Santa's World: Origin Of Spider-Woman

 Title: Santa's World
 Posted: 2007
 Staff: The Editor (E-Mail)

Background

These Santa's World mini-book comics are roughly 2.5" x 3" in size. Thick padded card covers, only twelve actual pages. They were packed in plastic bags ready to be hung as a Christmas Tree treat, or put into the stockings of nice children.

Story Details

Each of the eight pages in this story is a single panel taken from the re-told Spider-Man Origin from Spider-Woman (Vol. 1) #1. The first of the twelve is a splash panel which I think is from a later issue, since it shows her with a mask that reveals her hair. But then we're into the real tale.

Page Two: Jonathan Drew (with wife and daughter) and The High Evolutionary (Herbert Edgar Wyndham) tell each other how much they love each other's work.

Page Three: Jonathan is an arachnid scientist, Herbert studies evolution.

Page Four: Jonathan is a nutcase who wants to infuse mankind with spider DNA.

Page Five: They move to the mountains, and discover uranium.

Page Six: They construct Wundagore, a metallic city that would fall over in the slightest gust of wind.

Page Seven: Jessica (the baby) is sick. She's a baby, even though months ago she looked like a four-year old child. Clearly Meriem Drew is being inaccurate in her speech, most likely a by product of anxiety and stress caused by concern for her child's condition.

Page Eight: Jonathan does what any father would do, inject his sick daughter with spider-serum.

Page Nine: Herbert helps too - he shoves Jessica into an untested genetic accelerator. What a pal. Meanwhile, Meriem (hitherto completely healthy) dies for unexplained reasons. Bad luck for her!

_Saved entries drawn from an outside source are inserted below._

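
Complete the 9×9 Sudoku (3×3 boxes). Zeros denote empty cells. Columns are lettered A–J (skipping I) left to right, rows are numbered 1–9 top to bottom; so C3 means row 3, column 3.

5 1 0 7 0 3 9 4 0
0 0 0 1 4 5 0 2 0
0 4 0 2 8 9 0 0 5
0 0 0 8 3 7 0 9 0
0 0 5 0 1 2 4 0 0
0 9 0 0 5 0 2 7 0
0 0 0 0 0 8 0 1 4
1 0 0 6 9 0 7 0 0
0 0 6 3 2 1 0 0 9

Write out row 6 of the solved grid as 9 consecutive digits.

E1 = 6 (sole candidate).
J1 = 8 (sole candidate).
D5 = 9 (sole candidate).
D6 = 4: row 6 has {2,5,7,9}; col 4 has {1,2,3,6,7,8,9}; box has {1,2,3,5,7,8,9} → only 4 remains.
F6 = 6: row 6 has {2,4,5,7,9}; col 6 has {1,2,3,5,7,8,9}; box has {1,2,3,4,5,7,8,9} → only 6 remains.
D7 = 5 (sole candidate).
E7 = 7 (sole candidate).
F8 = 4 (sole candidate).
C1 = 2 (sole candidate).
G3 = 1 (hidden single in row 3).
G4 = 5 (hidden single in row 4).
G9 = 8 (sole candidate).
H9 = 5 (sole candidate).
H8 = 3 (sole candidate).
J8 = 2 (sole candidate).
B9 = 7 (sole candidate).
H3 = 6 (sole candidate).
H5 = 8 (sole candidate).
G7 = 6 (sole candidate).
C8 = 8 (sole candidate).
A9 = 4 (sole candidate).
G2 = 3 (sole candidate).
J2 = 7 (sole candidate).
B8 = 5 (sole candidate).
C2 = 9 (sole candidate).
C7 = 3 (sole candidate).
C3 = 7 (sole candidate).
C6 = 1: row 6 has {2,4,5,6,7,9}; col 3 has {2,3,5,6,7,8,9}; box has {5,9} → only 1 remains.
J6 = 3: row 6 has {1,2,4,5,6,7,9}; col 9 has {2,4,5,7,8,9}; box has {2,4,5,7,8,9} → only 3 remains.
B7 = 2 (sole candidate).
A3 = 3 (sole candidate).
B4 = 6 (sole candidate).
C4 = 4 (sole candidate).
J4 = 1 (sole candidate).
A5 = 7 (sole candidate).
B5 = 3 (sole candidate).
J5 = 6 (sole candidate).
A6 = 8: row 6 has {1,2,3,4,5,6,7,9}; col 1 has {1,3,4,5,7}; box has {1,3,4,5,6,7,9} → only 8 remains.

891456273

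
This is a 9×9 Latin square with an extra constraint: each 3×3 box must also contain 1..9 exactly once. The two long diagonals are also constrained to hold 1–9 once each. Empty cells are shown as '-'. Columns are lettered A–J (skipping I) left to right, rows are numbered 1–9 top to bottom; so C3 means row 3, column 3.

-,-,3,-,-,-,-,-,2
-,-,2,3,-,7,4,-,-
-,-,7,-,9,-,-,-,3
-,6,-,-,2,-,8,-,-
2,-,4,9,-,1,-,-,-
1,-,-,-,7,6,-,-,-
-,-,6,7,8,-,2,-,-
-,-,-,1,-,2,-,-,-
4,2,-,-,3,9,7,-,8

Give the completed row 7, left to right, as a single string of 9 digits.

E5 = 5 (sole candidate).
D6 = 8 (sole candidate).
A1 = 9 (sole candidate).
B2 = 1 (sole candidate).
E2 = 6 (sole candidate).
H2 = 9 (sole candidate).
J2 = 5 (sole candidate).
G3 = 1 (sole candidate).
D4 = 4 (sole candidate).
F4 = 3 (sole candidate).
B8 = 7 (sole candidate).
E8 = 4 (sole candidate).
H8 = 3 (sole candidate).
D1 = 5 (sole candidate).
E1 = 1 (sole candidate).
G1 = 6 (sole candidate).
A2 = 8 (sole candidate).
D3 = 2 (sole candidate).
H3 = 8 (sole candidate).
G5 = 3 (sole candidate).
F7 = 5: row 7 has {2,6,7,8}; col 6 has {1,2,3,6,7,9}; box has {1,2,3,4,7,8,9} → only 5 remains.
A8 = 5 (sole candidate).
G8 = 9 (sole candidate).
J8 = 6 (sole candidate).
C9 = 1 (sole candidate).
D9 = 6 (sole candidate).
H9 = 5 (sole candidate).
B1 = 4 (sole candidate).
F1 = 8 (sole candidate).
H1 = 7 (sole candidate).
A3 = 6 (sole candidate).
B3 = 5 (sole candidate).
F3 = 4 (sole candidate).
A4 = 7 (sole candidate).
H4 = 1 (sole candidate).
J4 = 9 (sole candidate).
B5 = 8 (sole candidate).
H5 = 6 (sole candidate).
J5 = 7 (sole candidate).
G6 = 5 (sole candidate).
J6 = 4 (sole candidate).
A7 = 3: row 7 has {2,5,6,7,8}; col 1 has {1,2,4,5,6,7,8,9}; box has {1,2,4,5,6,7} → only 3 remains.
B7 = 9: row 7 has {2,3,5,6,7,8}; col 2 has {1,2,4,5,6,7,8}; box has {1,2,3,4,5,6,7} → only 9 remains.
H7 = 4: row 7 has {2,3,5,6,7,8,9}; col 8 has {1,3,5,6,7,8,9}; box has {2,3,5,6,7,8,9} → only 4 remains.
J7 = 1: row 7 has {2,3,4,5,6,7,8,9}; col 9 has {2,3,4,5,6,7,8,9}; box has {2,3,4,5,6,7,8,9} → only 1 remains.

396785241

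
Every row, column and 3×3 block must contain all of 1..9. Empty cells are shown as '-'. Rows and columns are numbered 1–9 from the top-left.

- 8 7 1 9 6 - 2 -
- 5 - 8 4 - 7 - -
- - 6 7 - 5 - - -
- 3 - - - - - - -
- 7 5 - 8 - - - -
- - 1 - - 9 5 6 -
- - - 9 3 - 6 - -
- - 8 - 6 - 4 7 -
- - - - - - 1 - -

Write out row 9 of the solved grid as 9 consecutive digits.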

Page Ten: Jonathan Drew vanishes mysteriously, but Herbert keeps Drew's young daughter's ever-maturing but comatose body for performing his own bizarre experiments. Are you concerned? Is this the kind of thing impressionable kids should read about in Christmas Tree treats? I don't think so. This is all... just... very wrong!

Page Eleven: Herbert now wears pink armor, and Jessica emerges as half spider. Both are rather disturbing events.

Page Twelve: Jessica is the Dark Angel of the Night... Spider-Woman. She wears red lycra, probably because Herbert asked her to.

General Comments

This is all very, very concerning. It's also rather confusing unless you are previously familiar with the story. Clearly, young kids in the seventies didn't ask too many complex questions.

Most of the panels in this tale have been reworked... art and script/plot from Spider-Woman #1 has been used for all except the first and last panels. But even then, the dialog has been cut and pasted to support the 10-panel version of the story. Doubtless the editing was a well-meant attempt to render the origin story down to the most compact form possible.

Overall Rating

Spider-Woman's origin fares no better than her male equivalent did with Santa's World: Origin Of Spider-Man. In both cases, the necessary editing leaves us with a mangled and confused story. It's a terrible travesty of an already confused and muddled origin (Jessica's origin story is a mess already, without this kind of treatment).

But once again the very charm of the collectible is undeniable. There's no way I can give this a poor rating. It's obscure, it's trite and terrible, and it hangs on a tree. Four webs is the lowest I dare go.